Craziest act of fandom: "This story has turned into lore among my friends, and of course it gets more exaggerated every time I tell it. It was in Vegas in 1999, at the Hard Rock Hotel. I climbed up a wall to get into the VIP lounge where the band was. It wasn't that high—I just hopped up on the back of a chair, threw my leg over, pulled myself up and hopped on in. But it's escalated into this thing where I'm scaling the side of the building in suction cups with grappling hooks. I wasn't being too obnoxious until after a couple other drinks. Simon was at the bar with his back to everybody, in the 'don't bug me' posture. I tapped him on the shoulder and I said, 'My friend over here is wearing red leather pants, and she wants you to smack her ass.' I'm not sure why that wasn't a good enough invite. He said, 'I'm kind of busy right now, and you're going to have to step back.'"
Most treasured piece of memorabilia: "When I was a kid, if there weren't pictures of them in magazines, I would cut out just their names. Just their names—'Simon Le Bon'—in tiny, tiny newsprint, that I kept in an envelope. I still have it."
Occupation: Account services supervisor at Xerox.
Number of concerts attended: 10.
Moment of discovery: "I want to say it was the 'Careless Memories' video. And I remember when I first saw it, I was blown away. I'd never seen style like that in videos before. I was 12 years old, and I was like, 'If I can grow up looking like any one of those fine gentlemen, I'd be OK.' Being a boy in high school and liking Duran Duran was not cool. But being one of the two guys in school who likes Duran Duran has a benefit, because the majority of the fans are female. I was a skinny, tall, lanky nerd in high school, so it didn't matter one way or another. But at least they would talk to me."
Favorite member: Simon Le Bon. "He had the style, and all the girls liked him. The live video for 'The Reflex,' with the white jacket? Oh man. I just want to sit down and talk with him, have some beers and just bullshit."
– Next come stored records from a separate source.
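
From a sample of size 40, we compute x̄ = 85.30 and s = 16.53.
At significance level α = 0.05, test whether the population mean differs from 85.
One-sample t-test:
H₀: μ = 85
H₁: μ ≠ 85
df = n - 1 = 39
t = (x̄ - μ₀) / (s/√n) = (85.30 - 85) / (16.53/√40) = 0.115
p-value = 0.9092

Since p-value > α = 0.05, we fail to reject H₀.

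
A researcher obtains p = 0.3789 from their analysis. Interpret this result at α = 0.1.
Since p = 0.3789 > α = 0.1, fail to reject H₀.
There is insufficient evidence to reject the null hypothesis; the result is not statistically significant at the 0.1 level.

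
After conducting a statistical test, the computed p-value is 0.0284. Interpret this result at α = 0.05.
Since p = 0.0284 < α = 0.05, reject H₀.
There is sufficient evidence to reject the null hypothesis; the result is statistically significant at the 0.05 level.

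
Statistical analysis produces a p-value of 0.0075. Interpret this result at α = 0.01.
Since p = 0.0075 < α = 0.01, reject H₀.
There is sufficient evidence to reject the null hypothesis; the result is statistically significant at the 0.01 level.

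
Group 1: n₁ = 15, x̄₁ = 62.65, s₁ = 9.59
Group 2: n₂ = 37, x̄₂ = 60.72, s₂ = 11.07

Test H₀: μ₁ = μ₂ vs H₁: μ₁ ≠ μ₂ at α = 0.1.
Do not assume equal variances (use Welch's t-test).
Welch's two-sample t-test:
H₀: μ₁ = μ₂
H₁: μ₁ ≠ μ₂
s₁²/n₁ = 9.59²/15 = 6.1312,  s₂²/n₂ = 11.07²/37 = 3.3120
SE = √(s₁²/n₁ + s₂²/n₂) = √(6.1312 + 3.3120) = 3.0730
df (Welch-Satterthwaite) = (s₁²/n₁ + s₂²/n₂)² / [(s₁²/n₁)²/(n₁-1) + (s₂²/n₂)²/(n₂-1)] ≈ 29.83
t = (x̄₁ - x̄₂) / SE = (62.65 - 60.72) / 3.0730 = 1.93 / 3.0730 = 0.628
p-value = 0.5347

Since p-value > α = 0.1, we fail to reject H₀.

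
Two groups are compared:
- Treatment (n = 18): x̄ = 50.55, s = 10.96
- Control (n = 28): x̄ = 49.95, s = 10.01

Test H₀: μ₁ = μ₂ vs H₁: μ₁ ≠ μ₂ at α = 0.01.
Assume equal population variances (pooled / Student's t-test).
Student's two-sample t-test (equal variances):
H₀: μ₁ = μ₂
H₁: μ₁ ≠ μ₂
df = n₁ + n₂ - 2 = 44
Pooled variance s_p² = [(n₁-1)s₁² + (n₂-1)s₂²] / (n₁ + n₂ - 2) = [(17)(10.96²) + (27)(10.01²)] / 44 = 107.8970
SE = √(s_p²(1/n₁ + 1/n₂)) = √(107.8970 × (1/18 + 1/28)) = 3.1381
t = (x̄₁ - x̄₂) / SE = (50.55 - 49.95) / 3.1381 = 0.60 / 3.1381 = 0.191
p-value = 0.8493

Since p-value > α = 0.01, we fail to reject H₀.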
Favorite deep cut: "My favorite isn't one song but the complete second side to a little-known album they did in 1988 called Big Thing. That's one of my top Duran Duran albums of all time. There's a song called 'Do You Believe in Shame?' and that's a great song in itself. But from then on, the entire Side 2 is like one big, long piece. It's beautiful."
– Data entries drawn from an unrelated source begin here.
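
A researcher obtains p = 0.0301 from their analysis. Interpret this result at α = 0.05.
Since p = 0.0301 < α = 0.05, reject H₀.
There is sufficient evidence to reject the null hypothesis; the result is statistically significant at the 0.05 level.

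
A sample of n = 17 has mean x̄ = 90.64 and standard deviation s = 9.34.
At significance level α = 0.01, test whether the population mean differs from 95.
One-sample t-test:
H₀: μ = 95
H₁: μ ≠ 95
df = n - 1 = 16
t = (x̄ - μ₀) / (s/√n) = (90.64 - 95) / (9.34/√17) = -1.925
p-value = 0.0722

Since p-value > α = 0.01, we fail to reject H₀.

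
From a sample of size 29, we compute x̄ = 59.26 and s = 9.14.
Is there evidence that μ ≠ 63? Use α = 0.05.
One-sample t-test:
H₀: μ = 63
H₁: μ ≠ 63
df = n - 1 = 28
t = (x̄ - μ₀) / (s/√n) = (59.26 - 63) / (9.14/√29) = -2.204
p-value = 0.0359

Since p-value < α = 0.05, we reject H₀.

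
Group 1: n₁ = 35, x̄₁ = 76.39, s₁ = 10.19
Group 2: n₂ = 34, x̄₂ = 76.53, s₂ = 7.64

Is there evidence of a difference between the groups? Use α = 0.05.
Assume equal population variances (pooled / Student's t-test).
Student's two-sample t-test (equal variances):
H₀: μ₁ = μ₂
H₁: μ₁ ≠ μ₂
df = n₁ + n₂ - 2 = 67
Pooled variance s_p² = [(n₁-1)s₁² + (n₂-1)s₂²] / (n₁ + n₂ - 2) = [(34)(10.19²) + (33)(7.64²)] / 67 = 81.4422
SE = √(s_p²(1/n₁ + 1/n₂)) = √(81.4422 × (1/35 + 1/34)) = 2.1731
t = (x̄₁ - x̄₂) / SE = (76.39 - 76.53) / 2.1731 = -0.14 / 2.1731 = -0.064
p-value = 0.9488

Since p-value > α = 0.05, we fail to reject H₀.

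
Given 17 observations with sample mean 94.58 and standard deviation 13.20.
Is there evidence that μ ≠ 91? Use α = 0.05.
One-sample t-test:
H₀: μ = 91
H₁: μ ≠ 91
df = n - 1 = 16
t = (x̄ - μ₀) / (s/√n) = (94.58 - 91) / (13.20/√17) = 1.118
p-value = 0.2800

Since p-value > α = 0.05, we fail to reject H₀.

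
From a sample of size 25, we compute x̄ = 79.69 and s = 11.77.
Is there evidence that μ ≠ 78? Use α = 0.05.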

Craziest act of fandom: "I don't really have a crazy thing. But the one thing I'm most proud of is, my son's first concert was Duran Duran, about two years ago, when he was around 9 or 10. He wanted a 'Planet Earth' shirt, and he was really excited to see them.
Most treasured piece of memorabilia: "This is the first time I've ever publicly admitted this, but my friends and I would do scrapbooks. We'd cut pictures out of Bop magazine. It was just something to do, with collectibles and all that stuff."
Duran Duran plays Saturday at 8:20 pm.